Dès l’ouverture, Superman : la Chute de Camelot met Clark Kent au tapis sans même parler de kryptonite : une journée infernale où Superman éteint des incendies… mais ne termine aucun papier pour Perry White, au risque de rater une soirée promise à Lois. Kurt Busiek pose le décor avec gourmandise : une humanité de tous les instants, une supervision « utile » (apprendre, observer, comprendre) et un sens du rythme qui alterne Daily Planet, métropole en panique et Kazakhstan mystérieux. Puis Arion surgit, sorcier d’Atlantis tiré des tréfonds de la continuité, pour asséner une bombe ou plutôt une interrogation : et si le plus grand des super-héros déréglait l’écosystème de la Terre en sauvant trop bien tout le monde ?
C’est là que Superman : la Chute de Camelot devient passionnant : pas une variation « aimant à ennuis », mais une remise en cause existentielle. Clark écoute, doute, consulte Lois, Perry, même Zatanna. Kurt Busiek joue à fond la carte du « héros responsable » qui ne croit pas être omniscient. Et pendant que la graine du doute germe, le futur règne du despotique Khyber plane comme une ombre : une chronologie possible où les capes tombent les unes après les autres. La question n’est plus « Superman peut-il gagner ? », mais « Doit-il gagner ? ».

Miroirs et contrefaçons héroïques
Projekt-17 est l’autre bonne idée : un double tordu de Kal-El, pastiche cabossé par l’expérience humaine, puissance sans boussole morale. Face à lui, Superman : la Chute de Camelot orchestre une opposition de philosophies : compassion contre ressentiment, libre arbitre contre contrainte. S’ajoutent Sirocco (ennemi intime de Khyber) et la nuée d’adolescents surpuissants qui jouent aux dieux au-dessus de Metropolis : autant de miroirs qui forcent Superman à choisir sa place, sans posture messianique.
Ce jeu de reflets vaut aussi pour Lana Lang, parachutée à la tête de LexCorp presque malgré elle, écho civil du poids des responsabilités. Clark la comprend parce qu’il vit exactement ça à une autre échelle. Et Kurt Busiek en profite pour distiller des scènes mémorables : le globe du Daily Planet reposé à la force des bras, l’apnée silencieuse au fond de l’océan pour réfléchir, l’entretien ambigu avec Sirocco dans les ruines des Nizârites. À chaque étape, Superman : la Chute de Camelot confronte l’idéal super-héroïque à des réalités qui ne se règlent pas à coups de poings.

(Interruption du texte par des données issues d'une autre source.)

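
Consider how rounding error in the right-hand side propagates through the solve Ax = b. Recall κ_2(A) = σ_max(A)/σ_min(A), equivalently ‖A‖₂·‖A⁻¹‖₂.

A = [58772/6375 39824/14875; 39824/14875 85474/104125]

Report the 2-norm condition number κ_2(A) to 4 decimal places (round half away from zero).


form AᵀA = [293642896/3186225 199836832/7434525; 199836832/7434525 136027844/17347225] with trace 624510100/6245001 and determinant 1000000/6245001
solving λ² − 624510100/6245001·λ + 1000000/6245001 = 0 gives λ = 100, 10000/6245001
σ_max=√100=10, σ_min=√(10000/6245001)=(100/2499) → κ = 249.9000

249.9000


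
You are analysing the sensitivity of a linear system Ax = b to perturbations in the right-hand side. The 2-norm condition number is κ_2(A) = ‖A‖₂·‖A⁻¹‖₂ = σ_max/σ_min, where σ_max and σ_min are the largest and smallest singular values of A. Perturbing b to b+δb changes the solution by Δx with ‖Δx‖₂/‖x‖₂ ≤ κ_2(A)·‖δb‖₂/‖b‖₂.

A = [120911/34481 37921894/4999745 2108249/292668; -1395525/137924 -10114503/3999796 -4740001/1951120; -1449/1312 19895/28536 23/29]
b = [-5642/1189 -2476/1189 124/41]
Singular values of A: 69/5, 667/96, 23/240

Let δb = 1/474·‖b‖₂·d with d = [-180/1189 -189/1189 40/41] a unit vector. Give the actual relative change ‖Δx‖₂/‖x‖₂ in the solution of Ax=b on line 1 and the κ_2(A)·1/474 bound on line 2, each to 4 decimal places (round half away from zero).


0.0032
0.3038

σ_max = 69/5, σ_min = 23/240
κ = σ_max/σ_min = (69/5)/(23/240) = 144.0000
bound on ‖Δx‖/‖x‖: κ·ε = 144.0000·1/474 = 0.3038
solve Ax = b  →  x = [0.3169 -29.1491 29.8787]
2-norm of b is 6.0000; of x, 41.7434
with δb = [-0.0019 -0.0020 0.0123], A·Δx = δb → ‖Δx‖ = 0.1321
relative error = 0.0032
so the bound overstates the realised error by a factor of ≈ 96.0097 (computed from the unrounded values)


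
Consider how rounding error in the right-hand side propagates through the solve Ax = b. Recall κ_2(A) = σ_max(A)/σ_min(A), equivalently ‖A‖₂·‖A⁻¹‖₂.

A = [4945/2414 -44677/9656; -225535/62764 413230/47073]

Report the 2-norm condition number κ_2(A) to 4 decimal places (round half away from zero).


85.2000

form AᵀA = [233205125/13630864 -1677514495/40892592; -1677514495/40892592 48320229481/490711104] with trace 335595349/2903616 and determinant 85470025/46457856
λ_max, λ_min = (335595349/2903616 ± √112562195237404201/8430985875456)/2 = 1849/16, 46225/2903616
so κ_2 = √((1849/16) / (46225/2903616)) = 85.2000


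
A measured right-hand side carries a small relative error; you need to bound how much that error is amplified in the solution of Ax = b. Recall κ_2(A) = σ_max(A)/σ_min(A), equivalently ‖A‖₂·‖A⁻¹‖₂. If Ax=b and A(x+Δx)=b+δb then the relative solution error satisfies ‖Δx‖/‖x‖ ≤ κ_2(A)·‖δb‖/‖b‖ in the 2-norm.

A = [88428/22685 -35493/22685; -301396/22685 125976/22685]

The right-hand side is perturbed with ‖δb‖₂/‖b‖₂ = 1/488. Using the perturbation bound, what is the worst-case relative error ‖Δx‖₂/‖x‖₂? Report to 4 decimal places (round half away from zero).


M = AᵀA = [3946362400/20584369 -1644289500/20584369; -1644289500/20584369 685188225/20584369]. tr(M)=27405625/121801, det(M)=90000/121801
solving λ² − 27405625/121801·λ + 90000/121801 = 0 gives λ = 225, 400/121801
σ_max=√225=15, σ_min=√(400/121801)=(20/349) → κ = 261.7500
perturbation bound = 261.7500·1/488 = 0.5364

0.5364


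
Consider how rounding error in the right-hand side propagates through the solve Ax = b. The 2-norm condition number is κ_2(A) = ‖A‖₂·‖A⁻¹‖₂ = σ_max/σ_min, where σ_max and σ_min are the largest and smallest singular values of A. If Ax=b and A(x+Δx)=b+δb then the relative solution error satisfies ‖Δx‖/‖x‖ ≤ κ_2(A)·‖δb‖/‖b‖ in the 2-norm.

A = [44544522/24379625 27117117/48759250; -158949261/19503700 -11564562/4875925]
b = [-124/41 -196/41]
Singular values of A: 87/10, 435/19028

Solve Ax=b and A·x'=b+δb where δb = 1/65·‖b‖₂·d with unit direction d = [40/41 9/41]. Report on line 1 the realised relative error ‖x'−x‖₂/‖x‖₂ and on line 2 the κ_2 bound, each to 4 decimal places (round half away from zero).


0.0218
5.8548

from the listed singular values, σ₁ = 87/10, σ_n = 435/19028
κ_2(A) = (87/10) / (435/19028) = 380.5600
perturbation bound = 380.5600·1/65 = 5.8548
solve Ax = b  →  x = [49.4330 -167.8426]
‖b‖₂ = 5.6569 and ‖x‖₂ = 174.9707
re-solving with b+δb shifts x by Δx of norm 3.8068
realised ‖Δx‖/‖x‖ = 0.0218
realised/bound (from unrounded values) ≈ 0.0037


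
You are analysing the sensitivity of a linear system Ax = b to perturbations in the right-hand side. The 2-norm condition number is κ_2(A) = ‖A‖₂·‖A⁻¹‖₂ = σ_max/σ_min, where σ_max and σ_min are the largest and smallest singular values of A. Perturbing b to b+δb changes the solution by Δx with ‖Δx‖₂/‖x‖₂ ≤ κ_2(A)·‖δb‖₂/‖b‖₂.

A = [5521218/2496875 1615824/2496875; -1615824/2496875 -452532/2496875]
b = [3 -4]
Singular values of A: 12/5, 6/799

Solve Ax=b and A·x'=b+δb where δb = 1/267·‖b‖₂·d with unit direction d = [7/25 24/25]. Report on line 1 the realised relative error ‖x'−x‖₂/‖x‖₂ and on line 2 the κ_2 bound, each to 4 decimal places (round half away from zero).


largest singular value 12/5, smallest 6/799
κ = σ_max/σ_min = (12/5)/(6/799) = 319.6000
perturbation bound = 319.6000·1/267 = 1.1970
solve Ax = b  →  x = [113.4600 -383.0533]
‖b‖₂ = 5.0000 and ‖x‖₂ = 399.5035
δb = ε·‖b‖·d = [0.0052 0.0180]; solving A·Δx = δb gives ‖Δx‖ = 2.4938
relative error = 0.0062
tightness: 0.0062 against a bound of 1.1970 (unrounded ratio ≈ 0.0052)

0.0062
1.1970


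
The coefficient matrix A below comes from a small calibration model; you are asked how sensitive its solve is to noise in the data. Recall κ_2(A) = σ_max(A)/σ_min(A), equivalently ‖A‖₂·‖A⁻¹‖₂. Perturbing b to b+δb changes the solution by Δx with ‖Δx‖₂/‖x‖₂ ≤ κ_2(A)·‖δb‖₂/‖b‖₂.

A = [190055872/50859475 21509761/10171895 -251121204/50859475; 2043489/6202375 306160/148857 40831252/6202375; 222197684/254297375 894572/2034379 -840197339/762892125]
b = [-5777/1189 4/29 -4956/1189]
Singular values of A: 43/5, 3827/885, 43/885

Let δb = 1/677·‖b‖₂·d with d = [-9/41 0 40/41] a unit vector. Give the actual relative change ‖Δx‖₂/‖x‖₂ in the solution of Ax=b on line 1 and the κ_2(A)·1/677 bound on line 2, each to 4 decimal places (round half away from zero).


largest singular value 43/5, smallest 43/885
κ = σ_max/σ_min = (43/5)/(43/885) = 177.0000
perturbation bound = 177.0000·1/677 = 0.2614
solve Ax = b  →  x = [-41.6522 44.0734 -11.6641]
‖b‖₂ = 6.4031 and ‖x‖₂ = 61.7529
Δx = A⁻¹·δb where δb = 1/677·6.4031·d; ‖Δx‖ = 0.1947
dividing the unrounded norms, ‖Δx‖/‖x‖ = 0.0032
so the bound overstates the realised error by a factor of ≈ 82.9399 (computed from the unrounded values)

0.0032
0.2614


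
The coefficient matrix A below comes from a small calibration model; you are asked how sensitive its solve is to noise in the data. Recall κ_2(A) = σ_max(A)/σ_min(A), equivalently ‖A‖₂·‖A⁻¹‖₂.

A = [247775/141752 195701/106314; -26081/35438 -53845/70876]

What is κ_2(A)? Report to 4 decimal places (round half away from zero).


282.0000

AᵀA = [427668329/118897216 336779905/89172912; 336779905/89172912 1060882141/267518736]; tr = 9622525/1272384, det = 14641/20358144
solving λ² − 9622525/1272384·λ + 14641/20358144 = 0 gives λ = 121/16, 121/1272384
κ_2(A) = √(λ_max/λ_min) = √((121/16) / (121/1272384)) = 282.0000


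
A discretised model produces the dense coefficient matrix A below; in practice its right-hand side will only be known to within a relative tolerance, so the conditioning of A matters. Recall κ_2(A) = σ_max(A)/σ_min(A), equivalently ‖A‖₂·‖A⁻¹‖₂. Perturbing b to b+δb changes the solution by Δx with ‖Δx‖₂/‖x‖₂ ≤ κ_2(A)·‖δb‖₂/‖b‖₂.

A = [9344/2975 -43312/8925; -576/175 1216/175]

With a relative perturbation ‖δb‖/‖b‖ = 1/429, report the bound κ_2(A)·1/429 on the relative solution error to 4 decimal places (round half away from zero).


0.0367

form AᵀA = [7327744/354025 -8095744/212415; -8095744/212415 228876544/3186225] with trace 204032/2205 and determinant 1048576/30625
char-poly roots: 2304/25 and 4096/11025
κ = σ_max/σ_min = (48/5)/(64/105) = 15.7500
perturbation bound = 15.7500·1/429 = 0.0367


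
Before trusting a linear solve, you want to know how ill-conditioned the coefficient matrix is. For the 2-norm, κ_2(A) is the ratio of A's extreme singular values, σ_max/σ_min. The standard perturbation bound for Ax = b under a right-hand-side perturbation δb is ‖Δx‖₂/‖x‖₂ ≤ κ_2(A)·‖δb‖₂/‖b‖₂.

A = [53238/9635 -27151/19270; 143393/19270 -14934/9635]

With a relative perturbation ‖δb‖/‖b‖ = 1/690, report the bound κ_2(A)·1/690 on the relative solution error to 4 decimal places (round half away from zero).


form AᵀA = [1275947641/14853316 -71737920/3713329; -71737920/3713329 65170969/14853316] with trace 398905/4418 and determinant 130321/35344
eigenvalues of AᵀA: λ = (tr ± √(tr²−4·det))/2 = 361/4, 361/8836
so κ_2 = √((361/4) / (361/8836)) = 47.0000
perturbation bound = 47.0000·1/690 = 0.0681

0.0681


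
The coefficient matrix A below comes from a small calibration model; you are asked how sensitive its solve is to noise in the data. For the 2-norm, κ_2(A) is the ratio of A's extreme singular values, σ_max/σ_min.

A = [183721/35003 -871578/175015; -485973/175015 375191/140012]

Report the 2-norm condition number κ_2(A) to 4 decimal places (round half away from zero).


M = AᵀA = [3737041186/105987025 -569440431/16957924; -569440431/16957924 54233835721/1695792400]. tr(M)=135584417/2016400, det(M)=2825761/50410000
char-poly roots: 1681/25 and 1681/2016400
so κ_2 = √((1681/25) / (1681/2016400)) = 284.0000

284.0000


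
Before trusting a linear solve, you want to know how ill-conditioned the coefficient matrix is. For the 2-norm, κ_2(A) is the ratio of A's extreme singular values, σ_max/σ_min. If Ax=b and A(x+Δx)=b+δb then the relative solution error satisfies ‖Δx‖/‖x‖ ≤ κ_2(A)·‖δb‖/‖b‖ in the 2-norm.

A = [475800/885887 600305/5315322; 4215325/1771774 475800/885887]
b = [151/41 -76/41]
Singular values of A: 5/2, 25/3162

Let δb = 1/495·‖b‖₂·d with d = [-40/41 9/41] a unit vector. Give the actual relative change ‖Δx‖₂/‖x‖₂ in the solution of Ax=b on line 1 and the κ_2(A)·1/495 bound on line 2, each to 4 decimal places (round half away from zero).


from the listed singular values, σ₁ = 5/2, σ_n = 25/3162
condition number: (5/2) ÷ (25/3162) = 316.2000
bound on ‖Δx‖/‖x‖: κ·ε = 316.2000·1/495 = 0.6388
solve Ax = b  →  x = [110.6654 -493.6683]
‖b‖ = 4.1231, ‖x‖ = 505.9202
with δb = [-0.0081 0.0018], A·Δx = δb → ‖Δx‖ = 1.0535
dividing the unrounded norms, ‖Δx‖/‖x‖ = 0.0021
so the bound overstates the realised error by a factor of ≈ 306.7592 (computed from the unrounded values)

0.0021
0.6388


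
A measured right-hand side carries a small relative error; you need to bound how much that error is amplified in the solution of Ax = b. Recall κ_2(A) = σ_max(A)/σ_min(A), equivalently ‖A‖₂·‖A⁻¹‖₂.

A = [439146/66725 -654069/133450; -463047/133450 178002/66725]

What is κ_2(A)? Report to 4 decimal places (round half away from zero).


157.0000

form AᵀA = [3411105057/61622500 -639541656/15405625; -639541656/15405625 1918841193/61622500] with trace 4263957/49298 and determinant 74805201/246490000
eigenvalues of AᵀA: λ = (tr ± √(tr²−4·det))/2 = 8649/100, 8649/2464900
σ_max=√(8649/100)=(93/10), σ_min=√(8649/2464900)=(93/1570) → κ = 157.0000


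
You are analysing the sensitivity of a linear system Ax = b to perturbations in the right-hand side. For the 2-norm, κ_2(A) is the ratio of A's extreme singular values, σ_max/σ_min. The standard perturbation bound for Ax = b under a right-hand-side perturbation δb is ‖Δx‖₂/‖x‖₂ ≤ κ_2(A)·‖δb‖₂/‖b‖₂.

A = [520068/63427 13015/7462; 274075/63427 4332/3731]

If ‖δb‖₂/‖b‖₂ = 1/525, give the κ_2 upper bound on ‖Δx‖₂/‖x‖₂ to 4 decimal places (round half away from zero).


M = AᵀA = [1195805641/13920361 268919730/13920361; 268919730/13920361 244455121/55681444]. tr(M)=2990885/33124, det(M)=130321/33124
solving λ² − 2990885/33124·λ + 130321/33124 = 0 gives λ = 361/4, 361/8281
κ_2(A) = √(λ_max/λ_min) = √((361/4) / (361/8281)) = 45.5000
perturbation bound = 45.5000·1/525 = 0.0867

0.0867


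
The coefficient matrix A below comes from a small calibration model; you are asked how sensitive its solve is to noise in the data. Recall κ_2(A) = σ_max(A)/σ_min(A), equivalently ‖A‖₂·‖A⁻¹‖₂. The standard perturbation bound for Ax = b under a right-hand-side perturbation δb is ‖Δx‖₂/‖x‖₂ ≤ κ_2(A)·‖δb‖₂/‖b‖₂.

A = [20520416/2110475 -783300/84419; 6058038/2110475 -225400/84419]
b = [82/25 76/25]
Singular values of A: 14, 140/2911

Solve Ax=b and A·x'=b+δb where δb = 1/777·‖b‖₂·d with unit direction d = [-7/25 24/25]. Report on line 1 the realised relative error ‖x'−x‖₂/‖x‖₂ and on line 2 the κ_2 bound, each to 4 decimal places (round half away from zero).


0.0029
0.3746

σ_max = 14, σ_min = 140/2911
κ_2(A) = 14 / (140/2911) = 291.1000
bound on ‖Δx‖/‖x‖: κ·ε = 291.1000·1/777 = 0.3746
solve Ax = b  →  x = [28.8867 29.9167]
‖b‖₂ = 4.4721 and ‖x‖₂ = 41.5867
with δb = [-0.0016 0.0055], A·Δx = δb → ‖Δx‖ = 0.1197
relative error = 0.0029
realised/bound (from unrounded values) ≈ 0.0077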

Superman : la Chute de Camelot ou les digressions éditoriales qui grattent
On ne va pas se mentir : les coutures de l’époque se voient. La parenthèse « troisième kryptonien », le Prankster en diversion, un crochet par le Bar de l’OUbli : ces respirations « univers partagé » alourdissent parfois le tempo. Rien de rédhibitoire, mais on sent la main de la continuité qui réclame ses minutes d’attention. Superman : la Chute de Camelot reste lisible, simplement un peu grignoté par des à-côtés qui n’ajoutent pas grand-chose à la grande idée Arion/Projekt-17.
La bonne nouvelle, c’est que Kurt Busiek ne perd jamais le cap. Même quand Orion des New Gods ou Power Girl passent dire bonjour (séquence de tests à la Forteresse), le fil thématique revient : « Quel impact a Superman sur l’ordre naturel ? » Le récit fait le grand écart entre feuilleton DC et thèse super-héroïque, parfois avec élégance, parfois avec des craquements. Mais l’ambition reste là, palpable, presque culottée pour une série principale.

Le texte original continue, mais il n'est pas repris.